Past and current governments have put emphasis on the need for self food sufficiency. The Tejan Kabbah led government initiated the food security drive and promised that all Sierra Leoneans would go to bed with their bellies filled by 2007, but many say he was not successful in that move. Also, the current government of Dr Ernest Bai Koroma has initiated plans to ensure food sufficient and this is through the ‘tractorization’ programme.
Sierra Leoneans have also been working towards this direction and this is evident in the Macrogba village in the Yoni chiefdom, northern Sierra Leone, about 80 miles from the capital Freetown.
Investigations conducted by this press showed that the village has over the years been involved in the production of farm rice but there have been problems among them: lack of mechanized farming equipment. Macrogba is the headquarter village of at least 21 villages and is known for its potential in upland rice farming as well as groundnut farming.
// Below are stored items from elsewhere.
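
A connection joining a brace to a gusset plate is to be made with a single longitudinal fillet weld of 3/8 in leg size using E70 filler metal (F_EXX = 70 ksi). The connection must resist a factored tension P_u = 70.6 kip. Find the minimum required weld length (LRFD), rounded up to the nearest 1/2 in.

Throat t_e = 0.707 × 0.375 = 0.2651 in.
φr_n = 0.75 × 0.6 × 70 × 0.2651 = 8.351 kip/in.
L_req = P_u / φr_n = 70.6 / 8.351 = 8.454 in total.
Round up → use L = 8.5 in.

L = 8.5 in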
Abdul Fullah is former engineer at the Bumbuna hydro project but resigned recently to concentrate on a farming project that could help his people. He now serves as managing director for “Feed My Lamb SL”. It is an agro-Christian farming group with the aim of reaching the provincial populace of Sierra Leone with the word of God for the provision of physical food and spiritual food respectively.
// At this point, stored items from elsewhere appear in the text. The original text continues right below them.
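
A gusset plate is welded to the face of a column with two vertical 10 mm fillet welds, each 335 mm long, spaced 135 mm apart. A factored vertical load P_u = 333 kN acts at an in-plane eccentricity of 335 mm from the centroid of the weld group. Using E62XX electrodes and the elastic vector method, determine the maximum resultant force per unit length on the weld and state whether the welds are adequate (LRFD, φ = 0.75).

f_max ≈ 2390 N/mm; NOT adequate

E62XX → F_EXX = 620 MPa.
Total weld length L_w = 670 mm. Treat welds as unit-width lines.
Polar moment about centroid: J = 2[d³/12 + d(b/2)²] = 2[335³/12 + 335×67.5²] = 9319000 mm³.
Direct shear f_v = P/L_w = 333×10³ / 670 = 497 N/mm (vertical).
Torsion M = P·e = 333×10³ × 335 = 111560000 N·mm.
Critical point at (x, y) = (67.5, 167.5) from centroid. f_tx = M·y/J = 2005 N/mm; f_ty = M·x/J = 808.1 N/mm.
Resultant f_max = √[f_tx² + (f_v + f_ty)²] = √[2005² + (497 + 808.1)²] = 2392 N/mm.
Capacity per unit length: φr_n = 0.75 × 0.6 × 620 × (0.707 × 10) = 1973 N/mm.
2392 > 1973 → NOT adequate.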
In an interview with Abdul Fullah, the director for the agro-Christian farming group at Macrogba village in the Yoni chiefdom over the weekend, he revealed that the Feed My Lamb SL “is embarking on both manual and mechanized farming [rice and groundnut], with the intension of expanding into cassava and gari production… manufacturing, rural pipe-borne water mini projects and food processing…” Fullah said.
He revealed that the group started on swamp farming with four bushels of rice and since then there had been gradual improvements in terms of crop yield.
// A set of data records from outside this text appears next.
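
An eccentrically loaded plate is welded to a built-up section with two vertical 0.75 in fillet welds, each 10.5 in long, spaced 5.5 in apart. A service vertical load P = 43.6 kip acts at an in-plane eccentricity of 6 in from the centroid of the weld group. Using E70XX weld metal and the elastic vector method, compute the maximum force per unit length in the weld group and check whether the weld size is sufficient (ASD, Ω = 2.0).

E70XX → F_EXX = 70 ksi.
Total weld length L_w = 21 in. Treat welds as unit-width lines.
Polar moment about centroid: J = 2[d³/12 + d(b/2)²] = 2[10.5³/12 + 10.5×2.75²] = 351.8 in³.
Direct shear f_v = P/L_w = 43.6 / 21 = 2.076 kip/in (vertical).
Torsion M = P·e = 43.6 × 6 = 261.6 kip·in.
Critical point at (x, y) = (2.75, 5.25) from centroid. f_tx = M·y/J = 3.904 kip/in; f_ty = M·x/J = 2.045 kip/in.
Resultant f_max = √[f_tx² + (f_v + f_ty)²] = √[3.904² + (2.076 + 2.045)²] = 5.677 kip/in.
Capacity per unit length: r_n/Ω = (1/2.0) × 0.6 × 70 × (0.707 × 0.75) = 11.14 kip/in.
5.677 ≤ 11.14 → adequate.

f_max ≈ 5.68 kip/in; adequate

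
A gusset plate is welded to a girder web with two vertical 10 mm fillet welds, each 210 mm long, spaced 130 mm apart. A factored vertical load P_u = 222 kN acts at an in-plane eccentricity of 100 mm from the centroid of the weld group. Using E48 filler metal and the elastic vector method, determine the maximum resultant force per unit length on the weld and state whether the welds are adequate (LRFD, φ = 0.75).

f_max ≈ 1190 N/mm; adequate

E48XX → F_EXX = 480 MPa.
Total weld length L_w = 420 mm. Treat welds as unit-width lines.
Polar moment about centroid: J = 2[d³/12 + d(b/2)²] = 2[210³/12 + 210×65²] = 3318000 mm³.
Direct shear f_v = P/L_w = 222×10³ / 420 = 528.6 N/mm (vertical).
Torsion M = P·e = 222×10³ × 100 = 22200000 N·mm.
Critical point at (x, y) = (65, 105) from centroid. f_tx = M·y/J = 702.5 N/mm; f_ty = M·x/J = 434.9 N/mm.
Resultant f_max = √[f_tx² + (f_v + f_ty)²] = √[702.5² + (528.6 + 434.9)²] = 1192 N/mm.
Capacity per unit length: φr_n = 0.75 × 0.6 × 480 × (0.707 × 10) = 1527 N/mm.
1192 ≤ 1527 → adequate.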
At the moment, the group is having over 100 acres of land that is meant for the cultivation of rice and groundnut with future plans to expand on other areas. Farm work is current done manually with voluntary support from villagers.
From interviews conducted with workers on the various farms in Macrogba and another village called Matoneh, there is the urgent need for government’s intervention in the provision of tractors and fertilizers.
Ibrahim Kamara is the extension officer for “Feed My Lamb SL” in Matoneh village and according to him, “this community like other communities in the Yoni chiefdom has seriously thought of contributing to the food self sufficient call made by the current government, but we are faced with a lot of problems, among them the need for tractors and insecticides…” He further said they in the village were appealing to government, through the ministry of Agriculture and Food Security to help in that direction. Ali Bangura is the section chief in Macrogba village. Awoko met him in one of the farms in the village where he said they were facing problems in the village but the most seriously one had to do with the availability of food. “This has made us to be involved in farming so that we can augment government’s effort in providing food for the nation, however there is no fertilizer not to mention of tractors”, the section chief said. Meanwhile, the minister of Agriculture and Food Security, Dr Joseph Sam Sesay in a recent interview with Awoko, revealed that there were conditions to be met before a tractor could be given out by government and that these included the readiness by the farmers to run the operational cost of a tractor. Also, a tractor could only be given to a group or an area that has at least 400 acres of land.